Il fondatore ed ex CEO della fallita Linqto viene colpito da una class action

- Il fondatore ed ex CEO di Linqto, William Sarris, è appena stato colpito da una class action per frode sui titoli.
- Linqto ha presentato istanza di fallimento ai sensi del Capitolo 11 l'8 luglio 2025, nel mezzo delle indagini della SEC e della FINRA.
- Gli azionisti hanno promesso di opporsi al tentativo del nuovo management di riorganizzare l'azienda in difficoltà e in bancarotta.
Il dramma Linqto continua questa settimana con un nuovo atto giudiziario nei confronti dell'ex CEO dell'azienda, William Sarris.
Secondo quanto riportato, Ripple John E. Deaton, noto sostenitore intentato una class action per frode sui titoli contro Sarris a nome di migliaia di piccoli investitori, mentre gli azionisti della società si oppongono al tentativo del nuovo management di riorganizzare l'azienda in difficoltà attraverso la procedura fallimentare.

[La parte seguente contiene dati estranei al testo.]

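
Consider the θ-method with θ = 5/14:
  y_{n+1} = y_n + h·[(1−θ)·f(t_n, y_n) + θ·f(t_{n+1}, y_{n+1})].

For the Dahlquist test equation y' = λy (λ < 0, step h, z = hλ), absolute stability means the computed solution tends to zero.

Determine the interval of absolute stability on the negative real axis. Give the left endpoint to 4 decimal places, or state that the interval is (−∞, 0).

z∈(-7.0000,0).

Set f=λy, z=hλ:
  y_{n+1} = y_n + z·[9/14·y_n + 5/14·y_{n+1}] ⇒ (1 − 5/14z)y_{n+1} = (1 + 9/14z)y_n
  Hence R(z) = (1 + 9/14z)/(1 − 5/14z).

Solve |R(x)|<1 on ℝ⁻.
x=-1.47: |R|=0.0361
R=−1: 1+9/14x = −1+5/14x ⇒ -2/7x=2 ⇒ x=2/(-2/7)=-7.0000
Confirm numerically:
  x=-6.734: |R|=0.97768 <1
  x=-6.414: |R|=0.94912 <1
  x=-5.225: |R|=0.82305 <1
  x=-3.294: |R|=0.51349 <1
  x=-7.501: |R|=1.03891 >1
  x=-7.371: |R|=1.02918 >1
Interval (-7.0000, 0).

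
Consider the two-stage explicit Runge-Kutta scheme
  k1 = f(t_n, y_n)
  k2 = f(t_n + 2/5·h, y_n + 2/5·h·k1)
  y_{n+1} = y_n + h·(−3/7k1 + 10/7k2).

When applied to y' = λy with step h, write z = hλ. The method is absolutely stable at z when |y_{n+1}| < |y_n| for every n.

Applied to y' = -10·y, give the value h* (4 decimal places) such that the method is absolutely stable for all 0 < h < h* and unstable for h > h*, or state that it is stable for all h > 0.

(-1.7500,0); λ=-10 ⇒ h* = (7/4)/10 = 0.1750.

Test eqn y'=λy, z=hλ:
  k1=λy_n ⇒ h·k1=z·y_n;  k2=λ(1+2/5z)y_n ⇒ h·k2=z(1+2/5z)y_n
  y_{n+1}/y_n = 1 − 3/7z + 10/7z(1+2/5z) = 1 + z + 4/7z²
  so R(z) = 1 + z + 4/7z².

Boundary: |R(x)|=1, x<0.
x=-0.5: |R|=0.6429
R=1: x+4/7x²=0 ⇒ x=−7/4=-1.7500; min R=1−1/(4·4/7)=0.5625>−1
Confirm numerically:
  x=-1.580: |R|=0.84651 <1
  x=-1.547: |R|=0.82055 <1
  x=-1.160: |R|=0.60891 <1
  x=-0.847: |R|=0.56295 <1
  x=-2.252: |R|=1.64600 >1
  x=-2.094: |R|=1.41162 >1
  x=-1.832: |R|=1.08584 >1
Stable set (-1.7500, 0).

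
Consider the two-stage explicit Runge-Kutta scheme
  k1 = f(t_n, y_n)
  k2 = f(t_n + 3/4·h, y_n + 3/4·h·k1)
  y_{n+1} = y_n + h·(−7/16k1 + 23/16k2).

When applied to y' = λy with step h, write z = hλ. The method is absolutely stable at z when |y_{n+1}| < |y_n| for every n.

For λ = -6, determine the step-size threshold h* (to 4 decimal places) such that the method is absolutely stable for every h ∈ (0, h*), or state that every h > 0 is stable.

(-0.9275,0); λ=-6 ⇒ h* = (64/69)/6 = 0.1546.

Set f=λy, z=hλ:
  k1=λy_n ⇒ h·k1=z·y_n;  k2=λ(1+3/4z)y_n ⇒ h·k2=z(1+3/4z)y_n
  y_{n+1}/y_n = 1 − 7/16z + 23/16z(1+3/4z) = 1 + z + 69/64z²
  R(z) = 1 + z + 69/64z².

Need |R(x)|<1, x<0.
x=-1.38: |R|=1.6732
R=1: x+69/64x²=0 ⇒ x=−64/69=-0.9275; min R=1−1/(4·69/64)=0.7681>−1
Confirm numerically:
  x=-0.808: |R|=0.89587 <1
  x=-0.800: |R|=0.89000 <1
  x=-0.583: |R|=0.78344 <1
  x=-0.548: |R|=0.77577 <1
  x=-1.008: |R|=1.08744 >1
  x=-0.988: |R|=1.06441 >1
  x=-0.957: |R|=1.03040 >1
Stable set (-0.9275, 0).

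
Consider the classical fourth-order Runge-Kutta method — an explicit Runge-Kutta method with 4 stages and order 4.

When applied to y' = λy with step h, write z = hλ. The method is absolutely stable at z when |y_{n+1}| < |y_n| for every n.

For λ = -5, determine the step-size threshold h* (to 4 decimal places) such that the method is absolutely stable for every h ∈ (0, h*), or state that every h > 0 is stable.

(-2.7853,0); λ=-5 ⇒ h* = 0.5571.

Set f=λy, z=hλ:
  order 4, 4-stage ⇒ R(z)=1+z+z^2/2+z^3/6+z^4/24
  (e.g. R(-1.33)=0.29272, |R|=0.29272)

Boundary: |R(x)|=1, x<0.
x=-1.33: |R|=0.2927
|R(-1.66)|=0.2718 |R(-1.11)|=0.3414 |R(-0.77)|=0.4650
Bisect:
  x_lo=-3.1839 |R|=1.7872  x_hi=-0.2677 |R|=0.7652
  mid=-1.72577 |R|=0.27632 →hi
  mid=-2.45483 |R|=0.60584 →hi
  mid=-2.81936 |R|=1.05259 →lo
  mid=-2.63709 |R|=0.79861 →hi
  mid=-2.72823 |R|=0.91732 →hi
  mid=-2.77379 |R|=0.98280 →hi
  mid=-2.79658 |R|=1.01714 →lo
  mid=-2.78518 |R|=0.99983 →hi
  ...
  [-2.78536,-2.78518] ⇒ x*=-2.7853
Stable set (-2.7853, 0).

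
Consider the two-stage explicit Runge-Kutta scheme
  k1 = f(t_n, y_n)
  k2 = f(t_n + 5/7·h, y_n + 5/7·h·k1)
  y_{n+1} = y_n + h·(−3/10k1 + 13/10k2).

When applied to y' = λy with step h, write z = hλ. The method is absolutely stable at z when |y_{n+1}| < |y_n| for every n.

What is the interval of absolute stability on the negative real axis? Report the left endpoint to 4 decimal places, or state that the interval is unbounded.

With y'=λy (z=hλ):
  k1=λy_n ⇒ h·k1=z·y_n;  k2=λ(1+5/7z)y_n ⇒ h·k2=z(1+5/7z)y_n
  y_{n+1}/y_n = 1 − 3/10z + 13/10z(1+5/7z) = 1 + z + 13/14z²
  R(z) = 1 + z + 13/14z².

Solve |R(x)|<1 on ℝ⁻.
x=-0.38: |R|=0.7541
R=1: x+13/14x²=0 ⇒ x=−14/13=-1.0769; min R=1−1/(4·13/14)=0.7308>−1
Confirm numerically:
  x=-0.793: |R|=0.79093 <1
  x=-0.710: |R|=0.75809 <1
  x=-0.629: |R|=0.73838 <1
  x=-0.476: |R|=0.73439 <1
  x=-1.572: |R|=1.72267 >1
  x=-1.502: |R|=1.59286 >1
  x=-1.357: |R|=1.35292 >1
Interval (-1.0769, 0).

z∈(-1.0769,0).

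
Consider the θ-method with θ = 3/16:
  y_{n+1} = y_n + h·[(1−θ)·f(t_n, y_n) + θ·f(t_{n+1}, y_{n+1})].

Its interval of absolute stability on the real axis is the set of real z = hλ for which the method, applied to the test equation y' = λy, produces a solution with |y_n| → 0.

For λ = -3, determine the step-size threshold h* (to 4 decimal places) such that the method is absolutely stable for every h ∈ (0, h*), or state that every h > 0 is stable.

(-3.2000,0); λ=-3 ⇒ h* = (16/5)/3 = 1.0667.

On y'=λy, z=hλ:
  y_{n+1} = y_n + z·[13/16·y_n + 3/16·y_{n+1}] ⇒ (1 − 3/16z)y_{n+1} = (1 + 13/16z)y_n
  Hence R(z) = (1 + 13/16z)/(1 − 3/16z).

Solve |R(x)|<1 on ℝ⁻.
x=-0.69: |R|=0.3890
R=−1: 1+13/16x = −1+3/16x ⇒ -5/8x=2 ⇒ x=2/(-5/8)=-3.2000
Confirm numerically:
  x=-3.050: |R|=0.94036 <1
  x=-2.293: |R|=0.60357 <1
  x=-1.604: |R|=0.23313 <1
  x=-3.707: |R|=1.18694 >1
  x=-3.417: |R|=1.08266 >1
Interval (-3.2000, 0).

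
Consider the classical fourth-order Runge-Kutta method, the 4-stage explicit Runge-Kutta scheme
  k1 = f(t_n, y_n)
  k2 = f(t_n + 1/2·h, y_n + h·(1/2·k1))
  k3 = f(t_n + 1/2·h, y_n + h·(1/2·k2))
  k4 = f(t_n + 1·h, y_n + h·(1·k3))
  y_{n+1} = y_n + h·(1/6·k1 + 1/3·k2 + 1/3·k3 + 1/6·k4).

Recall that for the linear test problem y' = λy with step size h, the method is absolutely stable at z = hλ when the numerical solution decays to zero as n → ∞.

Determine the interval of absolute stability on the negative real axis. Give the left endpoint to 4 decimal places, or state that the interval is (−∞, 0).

z∈(-2.7853,0).

On y'=λy, z=hλ:
  order 4, 4-stage ⇒ R(z)=1+z+z^2/2+z^3/6+z^4/24
  (e.g. R(-1.07)=0.35289, |R|=0.35289)

Find x<0 with |R(x)|<1.
x=-1.07: |R|=0.3529
|R(-3.08)|=1.5432 |R(-1.02)|=0.3684 |R(-0.69)|=0.5027
Bisect:
  x_lo=-3.5456 |R|=2.8961  x_hi=-0.2167 |R|=0.8052
  mid=-1.88115 |R|=0.30051 →hi
  mid=-2.71337 |R|=0.89687 →hi
  mid=-3.12948 |R|=1.65566 →lo
  mid=-2.92143 |R|=1.22541 →lo
  mid=-2.81740 |R|=1.04950 →lo
  mid=-2.76539 |R|=0.97040 →hi
  mid=-2.79139 |R|=1.00924 →lo
  mid=-2.77839 |R|=0.98964 →hi
  mid=-2.78489 |R|=0.99939 →hi
  ...
  [-2.78530,-2.78509] ⇒ x*=-2.7853
Stable set (-2.7853, 0).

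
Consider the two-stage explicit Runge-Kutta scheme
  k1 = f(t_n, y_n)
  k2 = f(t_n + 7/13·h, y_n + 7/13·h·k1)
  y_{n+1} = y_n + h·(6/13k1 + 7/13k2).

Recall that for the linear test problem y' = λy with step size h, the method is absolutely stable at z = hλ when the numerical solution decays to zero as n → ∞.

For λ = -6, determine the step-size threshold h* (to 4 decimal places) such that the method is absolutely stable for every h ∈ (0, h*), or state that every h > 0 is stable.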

Il dirigente ha accusato l'azienda di carenze di conformità interne e sistemiche
La causa intentata da Deaton accusa Sarris di aver orchestrato un piano pluriennale con ricarichi non dichiarati (fino al 60%), esenzioni ingannevoli e tattiche di vendita non autorizzate per commercializzare azioni di società private come Ripple e Kraken tramite società veicolo (SPV) sulla piattaforma di Linqto.
Nella denuncia si sostiene che Sarris abbia ignorato le note legali interne del 2023 e del 2024, che avvertivano che le offerte violavano molteplici norme SEC e FINRA, tra cui quella di agire come broker-dealer non registrato e di gestire società di investimento non registrate.
Secondo Deaton, la causa è diretta contro Sarris personalmente e non è soggetta a procedure fallimentari. L'avvocato ha inoltre assicurato che qualsiasi risarcimento derivante dall'assicurazione sulla responsabilità civile o da un accordo transattivo sarà destinato a risarcire gli investitori innocenti.
La denuncia arriva diversi mesi dopo un'altra causa intentata dall'ex Chief Revenue Officer Gene Zawrotny nell'ottobre 2024. Zawrotny ha denunciato carenze di conformità interne e sistemiche e ha affermato di essere stato licenziato dopo aver sollevato preoccupazioni.
Linqto ha presentato istanza di fallimento ai sensi del Chapter 11, a seguito delle indagini della SEC e della FINRA, citando "gravi difetti" nella sua struttura aziendale e nelle sue operazioni che hanno sollevato dubbi sulla reale proprietà dei clienti.
Tuttavia, i nuovi dirigenti dell'azienda hanno giurato di resistere a qualsiasi rivendicazione.
Gli azionisti di Linqto combatteranno il fallimento
I manager che hanno preso il controllo di Linqto negli ultimi mesi hanno posto Linqto sotto tutela giudiziaria a Houston a causa dello scandalo. Sapien Group, una società di investimento con sede in Australia, ha dichiarato di avere il sostegno del 52% degli azionisti per la sua campagna volta a contestare la bancarotta degli attuali manager.
A tal fine, Sapien ha consultato gli avvocati specializzati in fallimenti da lei incaricati per chiedere consiglio sull'opportunità di respingere la petizione del Capitolo 11 o di intraprendere altre azioni.
Indipendentemente da ciò che accade, affermano di avere un obiettivo immutato, ovvero preservare il valore di Linqto e il valore degli investimenti degli azionisti.
Nel frattempo, continua l'indagine della Securities and Exchange Commission (SEC) statunitense su Linqto e sulla mancata esecuzione della due diligence da parte dei suoi ex dirigenti per accertare se i suoi clienti fossero investitori accreditati con un supporto finanziario sufficiente per investire tramite la società.
Secondo l'avvocato specializzato in fallimenti aziendali Samuel A. Schwartz, i consulenti di Linqto intendono utilizzare la procedura fallimentare per raccogliere fondi per rimborsare i clienti e gli altri creditori. Tuttavia, prima di presentare una proposta dettagliata ai creditori per la votazione, l'azienda cercherà di negoziare un piano di rimborso con le autorità di regolamentazione.
"Riteniamo di disporre di risorse significative per effettuare le distribuzioni ai clienti", ha dichiarato Schwartz al giudice fallimentare statunitense Alfredo R. Perez. Ora ha un prestito di 60 milioni di dollari in attesa da Sandton Capital Partners per finanziare la sua procedura fallimentare ai sensi del Capitolo 11, un prestito di cui l'azienda afferma di aver bisogno perché ha generato pochissima cash da quando ha sospeso le attività a marzo.